In the facts of this case, Plaintiffs who were employed as correctional officers, alleged that they were generally paid for the scheduled length of their shifts as opposed to the time they actually worked, in violation of the FLSA. The officers cite three different events where Defendants violated their rights under the FLSA. First, before starting their shift they were required to report for roll call. However, before reporting for roll call, they had to retrieve keys from their personal lockers. Besides, officers are required to store any personal keys in their lockers before starting their shifts. Plaintiffs claimed in their complaint that they were not compensated for time they spent retrieving keys from their locker and then going to the roll call room; which took between 5 and 10 minutes every day. Second, correctional officers were required to remain at their posts at the end of their shift until replacement completed roll calls and performed “mandatory pass-down procedures”, which could take up to 25 minutes per shift. Finally, Plaintiffs alleged that the pay system used by MCCF cheated them from being paid an overtime premium for the hours worked over 40 hours in a week.
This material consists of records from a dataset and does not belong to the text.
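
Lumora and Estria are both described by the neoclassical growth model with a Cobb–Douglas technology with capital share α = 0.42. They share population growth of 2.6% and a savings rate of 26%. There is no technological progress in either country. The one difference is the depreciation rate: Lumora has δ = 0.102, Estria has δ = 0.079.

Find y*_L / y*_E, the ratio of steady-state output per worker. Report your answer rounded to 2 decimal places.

ratio ≈ 0.87

Steady-state y* = [s/(n + δ)]^(α/(1−α)), so the ratio is [ (s_L/(n + δ)_L) / (s_E/(n + δ)_E) ]^0.7241.
s_L/(n + δ)_L = 0.26/0.128 = 2.0313; s_E/(n + δ)_E = 0.26/0.105 = 2.4762.
Ratio = (2.0313/2.4762)^0.7241 = 0.8203^0.7241 ≈ 0.8664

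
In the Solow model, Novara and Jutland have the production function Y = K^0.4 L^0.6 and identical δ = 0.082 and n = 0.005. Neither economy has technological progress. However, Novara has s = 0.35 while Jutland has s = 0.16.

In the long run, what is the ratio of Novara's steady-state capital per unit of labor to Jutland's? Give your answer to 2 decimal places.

Steady-state k* = [s/(n + δ)]^(1/(1−α)), so the ratio is [ (s_N/(n + δ)_N) / (s_J/(n + δ)_J) ]^1.6667.
s_N/(n + δ)_N = 0.35/0.087 = 4.0230; s_J/(n + δ)_J = 0.16/0.087 = 1.8391.
Ratio = (4.0230/1.8391)^1.6667 = 2.1875^1.6667 ≈ 3.6863

k*_N / k*_J ≈ 3.69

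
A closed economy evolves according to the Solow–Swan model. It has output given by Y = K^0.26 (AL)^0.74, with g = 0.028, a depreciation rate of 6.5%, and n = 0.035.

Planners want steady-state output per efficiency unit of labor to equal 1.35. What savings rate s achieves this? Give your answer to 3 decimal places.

In steady state, investment equals break-even investment: s·k^α = (n + g + δ)·k.
Since y* = [s/(n + g + δ)]^(α/(1−α)), we have s/(n + g + δ) = (y*)^((1−α)/α) = 1.35^2.8462 = 2.3494.
Therefore s = 2.3494 × (n + g + δ) = 2.3494 × 0.128 = 0.3007.

s ≈ 0.301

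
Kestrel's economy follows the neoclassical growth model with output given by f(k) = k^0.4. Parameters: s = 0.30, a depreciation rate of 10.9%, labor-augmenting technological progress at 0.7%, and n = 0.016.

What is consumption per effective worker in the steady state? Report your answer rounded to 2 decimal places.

c* ≈ 1.21

Steady state requires s·f(k) = (n + g + δ)·k, i.e. s·k^α = (n + g + δ)·k.
Rearranging, k^(1−α) = s / (n + g + δ).
k^0.6 = 0.30 / (0.016 + 0.007 + 0.109) = 0.30 / 0.132 = 2.2727
k* = 2.2727^(1/0.6) ≈ 3.9286
y* = (k*)^α = 3.9286^0.4 ≈ 1.7286
c* = (1 − s)·y* = (1 − 0.30) × 1.7286 ≈ 1.2100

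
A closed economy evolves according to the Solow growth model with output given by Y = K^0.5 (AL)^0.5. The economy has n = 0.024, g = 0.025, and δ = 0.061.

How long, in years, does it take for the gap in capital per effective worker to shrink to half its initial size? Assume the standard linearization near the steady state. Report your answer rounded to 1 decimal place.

Near the steady state the convergence rate is λ = (1 − α)(n + g + δ).
λ = (1 − 0.5) × 0.110 = 0.5 × 0.110 = 0.0550
Half-life = ln 2 / λ = 0.6931 / 0.0550 ≈ 12.60 years

about 12.6 years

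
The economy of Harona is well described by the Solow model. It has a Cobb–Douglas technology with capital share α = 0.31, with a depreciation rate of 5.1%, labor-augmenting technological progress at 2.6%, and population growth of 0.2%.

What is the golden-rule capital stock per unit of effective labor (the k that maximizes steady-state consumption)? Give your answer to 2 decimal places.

k_gold ≈ 7.25

The golden rule sets f'(k) = n + g + δ, i.e. α·k^(α−1) = n + g + δ.
So k^(1−α) = α / (n + g + δ) = 0.31 / 0.079 = 3.9241.
k_gold = 3.9241^(1/0.69) ≈ 7.2526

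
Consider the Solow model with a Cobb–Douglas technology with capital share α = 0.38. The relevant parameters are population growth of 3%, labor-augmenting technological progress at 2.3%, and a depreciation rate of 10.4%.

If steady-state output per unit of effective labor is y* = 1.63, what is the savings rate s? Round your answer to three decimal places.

Steady state requires s·f(k) = (n + g + δ)·k, i.e. s·k^α = (n + g + δ)·k.
Since y* = [s/(n + g + δ)]^(α/(1−α)), we have s/(n + g + δ) = (y*)^((1−α)/α) = 1.63^1.6316 = 2.2192.
Therefore s = 2.2192 × (n + g + δ) = 2.2192 × 0.157 = 0.3484.

s ≈ 0.348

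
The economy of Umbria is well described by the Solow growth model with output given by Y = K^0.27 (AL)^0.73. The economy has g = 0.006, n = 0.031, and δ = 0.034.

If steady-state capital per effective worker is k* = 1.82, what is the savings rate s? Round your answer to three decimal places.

s ≈ 0.110

Steady state requires s·f(k) = (n + g + δ)·k, i.e. s·k^α = (n + g + δ)·k.
So s / (n + g + δ) = (k*)^(1−α) = 1.82^0.73 = 1.5483.
Therefore s = 1.5483 × (n + g + δ) = 1.5483 × 0.071 = 0.1099.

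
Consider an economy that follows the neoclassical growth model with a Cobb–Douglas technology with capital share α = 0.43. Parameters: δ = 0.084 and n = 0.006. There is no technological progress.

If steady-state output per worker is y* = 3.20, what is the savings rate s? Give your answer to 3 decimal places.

s ≈ 0.421

At the steady state, Δk = 0, so s·k^α = (n + δ)·k.
Since y* = [s/(n + δ)]^(α/(1−α)), we have s/(n + δ) = (y*)^((1−α)/α) = 3.20^1.3256 = 4.6733.
Therefore s = 4.6733 × (n + δ) = 4.6733 × 0.090 = 0.4206.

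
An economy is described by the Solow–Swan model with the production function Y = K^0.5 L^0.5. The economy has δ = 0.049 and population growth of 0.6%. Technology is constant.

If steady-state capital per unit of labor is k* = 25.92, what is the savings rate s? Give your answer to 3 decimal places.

s ≈ 0.280

At the steady state, Δk = 0, so s·k^α = (n + δ)·k.
So s / (n + δ) = (k*)^(1−α) = 25.92^0.5 = 5.0912.
Therefore s = 5.0912 × (n + δ) = 5.0912 × 0.055 = 0.2800.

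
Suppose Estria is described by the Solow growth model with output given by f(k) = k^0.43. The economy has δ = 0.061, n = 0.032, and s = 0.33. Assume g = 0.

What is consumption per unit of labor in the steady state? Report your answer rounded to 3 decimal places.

At the steady state, Δk = 0, so s·k^α = (n + δ)·k.
Dividing both sides by k: k^(1−α) = s / (n + δ).
k^0.57 = 0.33 / (0.032 + 0.061) = 0.33 / 0.093 = 3.5484
k* = 3.5484^(1/0.57) ≈ 9.2251
y* = (k*)^α = 9.2251^0.43 ≈ 2.5998
c* = (1 − s)·y* = (1 − 0.33) × 2.5998 ≈ 1.7419

c* = 1.742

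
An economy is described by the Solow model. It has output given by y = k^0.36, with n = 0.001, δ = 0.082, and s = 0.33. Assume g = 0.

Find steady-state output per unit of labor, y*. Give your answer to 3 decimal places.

y* ≈ 2.174

In steady state, investment equals break-even investment: s·k^α = (n + δ)·k.
Dividing both sides by k: k^(1−α) = s / (n + δ).
k^0.64 = 0.33 / (0.001 + 0.082) = 0.33 / 0.083 = 3.9759
k* = 3.9759^(1/0.64) ≈ 8.6421
y* = (k*)^α = 8.6421^0.36 ≈ 2.1736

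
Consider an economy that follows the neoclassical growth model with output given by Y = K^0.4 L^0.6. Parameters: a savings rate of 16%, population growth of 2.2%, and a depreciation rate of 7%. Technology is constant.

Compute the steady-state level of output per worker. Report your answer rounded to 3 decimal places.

In steady state, investment equals break-even investment: s·k^α = (n + δ)·k.
Rearranging, k^(1−α) = s / (n + δ).
k^0.6 = 0.16 / (0.022 + 0.070) = 0.16 / 0.092 = 1.7391
k* = 1.7391^(1/0.6) ≈ 2.5150
y* = (k*)^α = 2.5150^0.4 ≈ 1.4462

y* = 1.446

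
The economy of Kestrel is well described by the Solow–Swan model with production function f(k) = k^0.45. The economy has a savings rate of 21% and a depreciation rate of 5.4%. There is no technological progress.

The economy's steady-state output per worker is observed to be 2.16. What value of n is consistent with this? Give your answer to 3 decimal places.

n ≈ 0.028

Steady state requires s·f(k) = (n + δ)·k, i.e. s·k^α = (n + δ)·k.
Since y* = [s/(n + δ)]^(α/(1−α)), we have s/(n + δ) = (y*)^((1−α)/α) = 2.16^1.2222 = 2.5631.
Therefore n + δ = s / 2.5631 = 0.21 / 2.5631 = 0.0819, so n = 0.0819 − 0.054 = 0.0279.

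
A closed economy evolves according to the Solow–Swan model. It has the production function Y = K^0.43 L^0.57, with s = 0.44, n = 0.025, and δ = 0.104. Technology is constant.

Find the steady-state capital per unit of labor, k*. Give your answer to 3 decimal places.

k* ≈ 8.607

Steady state requires s·f(k) = (n + δ)·k, i.e. s·k^α = (n + δ)·k.
Dividing both sides by k: k^(1−α) = s / (n + δ).
k^0.57 = 0.44 / (0.025 + 0.104) = 0.44 / 0.129 = 3.4109
k* = 3.4109^(1/0.57) ≈ 8.6071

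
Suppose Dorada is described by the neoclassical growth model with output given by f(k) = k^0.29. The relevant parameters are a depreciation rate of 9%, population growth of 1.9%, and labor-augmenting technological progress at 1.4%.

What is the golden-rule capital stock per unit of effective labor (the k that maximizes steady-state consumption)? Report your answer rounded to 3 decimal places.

The golden rule sets f'(k) = n + g + δ, i.e. α·k^(α−1) = n + g + δ.
So k^(1−α) = α / (n + g + δ) = 0.29 / 0.123 = 2.3577.
k_gold = 2.3577^(1/0.71) ≈ 3.3468

k_gold ≈ 3.347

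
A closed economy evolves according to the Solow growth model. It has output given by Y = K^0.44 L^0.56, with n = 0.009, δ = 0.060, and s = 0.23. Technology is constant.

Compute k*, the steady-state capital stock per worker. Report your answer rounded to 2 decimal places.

k* = 8.58

At the steady state, Δk = 0, so s·k^α = (n + δ)·k.
Rearranging, k^(1−α) = s / (n + δ).
k^0.56 = 0.23 / (0.009 + 0.060) = 0.23 / 0.069 = 3.3333
k* = 3.3333^(1/0.56) ≈ 8.5843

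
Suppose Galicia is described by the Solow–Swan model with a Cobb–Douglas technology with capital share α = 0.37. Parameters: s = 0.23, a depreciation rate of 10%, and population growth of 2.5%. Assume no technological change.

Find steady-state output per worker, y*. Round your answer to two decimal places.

y* = 1.43

Steady state requires s·f(k) = (n + δ)·k, i.e. s·k^α = (n + δ)·k.
Dividing both sides by k: k^(1−α) = s / (n + δ).
k^0.63 = 0.23 / (0.025 + 0.100) = 0.23 / 0.125 = 1.8400
k* = 1.8400^(1/0.63) ≈ 2.6324
y* = (k*)^α = 2.6324^0.37 ≈ 1.4306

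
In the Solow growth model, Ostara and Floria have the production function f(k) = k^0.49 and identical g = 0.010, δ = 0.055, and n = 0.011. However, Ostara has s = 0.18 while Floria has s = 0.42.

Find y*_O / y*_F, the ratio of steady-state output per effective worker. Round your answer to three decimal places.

Steady-state y* = [s/(n + g + δ)]^(α/(1−α)), so the ratio is [ (s_O/(n + g + δ)_O) / (s_F/(n + g + δ)_F) ]^0.9608.
s_O/(n + g + δ)_O = 0.18/0.076 = 2.3684; s_F/(n + g + δ)_F = 0.42/0.076 = 5.5263.
Ratio = (2.3684/5.5263)^0.9608 = 0.4286^0.9608 ≈ 0.4431

ratio ≈ 0.443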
Defendants argued that the FLSA and the PMWA do not apply to public employees. Nevertheless, the Court granted the employees’ conditional certification for a class action under the FLSA but not under the PMWA because: “it would violate all discernable manifestations of legislative intent to construe ’employer’ in the PMWA to include political subdivisions.” Regarding the FLSA class action certification, the Court stated: “for the purpose of conditional certification and the facilitation of notice, we find that the declarations stating that correctional officers regularly engaged in pre- and post-shift activities, together with the paystubs showing they were generally paid in eight or twelve hour increments constitutes sufficient evidence of a policy of non-payment to warrant notice and discovery.”
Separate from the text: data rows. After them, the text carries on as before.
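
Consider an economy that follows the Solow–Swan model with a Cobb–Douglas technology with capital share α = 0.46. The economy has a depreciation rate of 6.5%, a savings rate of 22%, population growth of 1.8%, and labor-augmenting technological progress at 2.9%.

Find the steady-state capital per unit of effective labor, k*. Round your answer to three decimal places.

In steady state, investment equals break-even investment: s·k^α = (n + g + δ)·k.
Rearranging, k^(1−α) = s / (n + g + δ).
k^0.54 = 0.22 / (0.018 + 0.029 + 0.065) = 0.22 / 0.112 = 1.9643
k* = 1.9643^(1/0.54) ≈ 3.4912

k* = 3.491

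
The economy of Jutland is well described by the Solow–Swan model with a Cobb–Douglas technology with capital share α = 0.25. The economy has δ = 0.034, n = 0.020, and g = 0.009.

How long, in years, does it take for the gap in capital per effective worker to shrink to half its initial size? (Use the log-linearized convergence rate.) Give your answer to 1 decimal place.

Near the steady state the convergence rate is λ = (1 − α)(n + g + δ).
λ = (1 − 0.25) × 0.063 = 0.75 × 0.063 = 0.04725
Half-life = ln 2 / λ = 0.6931 / 0.04725 ≈ 14.67 years

half-life ≈ 14.7 years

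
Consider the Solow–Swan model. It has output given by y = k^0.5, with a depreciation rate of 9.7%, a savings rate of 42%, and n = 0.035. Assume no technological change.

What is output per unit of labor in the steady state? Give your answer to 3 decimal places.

y* ≈ 3.182

Steady state requires s·f(k) = (n + δ)·k, i.e. s·k^α = (n + δ)·k.
Rearranging, k^(1−α) = s / (n + δ).
k^0.5 = 0.42 / (0.035 + 0.097) = 0.42 / 0.132 = 3.1818
k* = 3.1818^(1/0.5) ≈ 10.1239
y* = (k*)^α = 10.1239^0.5 ≈ 3.1818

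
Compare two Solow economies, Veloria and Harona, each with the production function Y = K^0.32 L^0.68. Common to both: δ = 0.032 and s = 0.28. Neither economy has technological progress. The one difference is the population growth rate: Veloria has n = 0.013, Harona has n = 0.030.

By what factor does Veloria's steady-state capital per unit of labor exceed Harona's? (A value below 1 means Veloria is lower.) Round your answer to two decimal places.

Steady-state k* = [s/(n + δ)]^(1/(1−α)), so the ratio is [ (s_V/(n + δ)_V) / (s_H/(n + δ)_H) ]^1.4706.
s_V/(n + δ)_V = 0.28/0.045 = 6.2222; s_H/(n + δ)_H = 0.28/0.062 = 4.5161.
Ratio = (6.2222/4.5161)^1.4706 = 1.3778^1.4706 ≈ 1.6021

ratio ≈ 1.60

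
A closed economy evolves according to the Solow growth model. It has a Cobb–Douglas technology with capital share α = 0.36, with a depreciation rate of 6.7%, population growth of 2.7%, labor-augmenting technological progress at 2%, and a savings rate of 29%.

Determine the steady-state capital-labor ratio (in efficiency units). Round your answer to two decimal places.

k* = 4.30

Steady state requires s·f(k) = (n + g + δ)·k, i.e. s·k^α = (n + g + δ)·k.
Rearranging, k^(1−α) = s / (n + g + δ).
k^0.64 = 0.29 / (0.027 + 0.020 + 0.067) = 0.29 / 0.114 = 2.5439
k* = 2.5439^(1/0.64) ≈ 4.3012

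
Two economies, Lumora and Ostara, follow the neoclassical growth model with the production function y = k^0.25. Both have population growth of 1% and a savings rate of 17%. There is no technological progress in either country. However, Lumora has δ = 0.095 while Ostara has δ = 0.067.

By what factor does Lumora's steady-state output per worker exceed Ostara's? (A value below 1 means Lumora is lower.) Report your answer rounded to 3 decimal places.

Steady-state y* = [s/(n + δ)]^(α/(1−α)), so the ratio is [ (s_L/(n + δ)_L) / (s_O/(n + δ)_O) ]^0.3333.
s_L/(n + δ)_L = 0.17/0.105 = 1.6190; s_O/(n + δ)_O = 0.17/0.077 = 2.2078.
Ratio = (1.6190/2.2078)^0.3333 = 0.7333^0.3333 ≈ 0.9018

ratio ≈ 0.902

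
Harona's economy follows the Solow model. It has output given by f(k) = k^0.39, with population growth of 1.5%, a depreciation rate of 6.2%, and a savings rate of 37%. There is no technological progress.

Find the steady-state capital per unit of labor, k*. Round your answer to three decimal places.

k* = 13.109

In steady state, investment equals break-even investment: s·k^α = (n + δ)·k.
Rearranging, k^(1−α) = s / (n + δ).
k^0.61 = 0.37 / (0.015 + 0.062) = 0.37 / 0.077 = 4.8052
k* = 4.8052^(1/0.61) ≈ 13.1087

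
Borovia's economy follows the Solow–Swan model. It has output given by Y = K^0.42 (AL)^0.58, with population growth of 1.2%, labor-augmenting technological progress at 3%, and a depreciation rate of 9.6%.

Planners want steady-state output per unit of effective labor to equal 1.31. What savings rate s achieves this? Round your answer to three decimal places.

s ≈ 0.200

In steady state, investment equals break-even investment: s·k^α = (n + g + δ)·k.
Since y* = [s/(n + g + δ)]^(α/(1−α)), we have s/(n + g + δ) = (y*)^((1−α)/α) = 1.31^1.381 = 1.4519.
Therefore s = 1.4519 × (n + g + δ) = 1.4519 × 0.138 = 0.2004.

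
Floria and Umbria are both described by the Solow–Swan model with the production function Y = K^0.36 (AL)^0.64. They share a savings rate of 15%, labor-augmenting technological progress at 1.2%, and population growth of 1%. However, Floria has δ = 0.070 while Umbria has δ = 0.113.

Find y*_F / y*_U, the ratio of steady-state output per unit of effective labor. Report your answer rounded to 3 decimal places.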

This case clarified the application of the FLSA. It made it clear that the FLSA applies to government entities in the same manner that it applies to employers in the private sector. Therefore, employers in the public sector face the same the same type of class action lawsuits (regarding overtime pay, off-the-clock work or other employment law violations) that employers in the private sector have been facing for quite a long time. Public employers need to make sure that they respect all the provisions contained in the FLSA.